Dr. Ray Gamble, president ex officio of the International Commission on Trichinellosis, traveled to Tokyo, Japan, May 28-30 to participate in meetings as part of the Codex Committee on Food Hygiene’s physical working group tasked with drafting a document on parasites in food. Dr. Gamble provided invaluable expertise to the US Delegation which was led by the United States Department of Agriculture’s Food Safety and Inspection Service (FSIS). Currently, some trade partners such as the European Union and South Africa impose unnecessary trichinae mitigation steps on the United States’ pork industry.  According to Dr. Gamble’s studies, there is virtually no risk for trichinae in the United States. A Codex document that creates counterproductive international standards on parasites would be burdensome on the U.S. pork industry.

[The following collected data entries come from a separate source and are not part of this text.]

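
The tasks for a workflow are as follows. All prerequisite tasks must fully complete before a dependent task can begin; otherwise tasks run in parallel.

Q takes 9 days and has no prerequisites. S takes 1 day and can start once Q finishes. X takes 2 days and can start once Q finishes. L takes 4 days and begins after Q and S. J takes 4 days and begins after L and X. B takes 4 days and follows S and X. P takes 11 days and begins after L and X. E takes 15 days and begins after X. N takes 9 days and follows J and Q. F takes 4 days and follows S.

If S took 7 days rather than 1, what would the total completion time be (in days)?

33

As given, the longest chain is Q→S→L→J→N = 9+1+4+4+9 = 27, so the finish is 27 days.
Since S is critical, the +6 change carries straight to that chain (now 33 days).
The critical path is still Q→S→L→J→N; finish is now 33 days.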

NPPC looks forward to working with FSIS as this document develops.

 

NPB’S LARSEN TRAVELS TO FINLAND

Steve Larsen, National Pork Board’s Director of Pork Safety, traveled to Kirkkonummi, Finland, June 4-6 to participate in an informal scientific colloquium of researchers/university academics, industry and government officials to hear how countries use Hazard Analysis & Critical Control Points (HACCP) and their issues. The committee is planning to propose a new work item aimed at updating the Codex Alimentarius’s General Principles of Food Hygiene, more specifically its Annex on HACCP. The group of HAACP experts will draft a discussion paper on if there is a need to make revisions and will present their findings at the next CCFH meeting this November.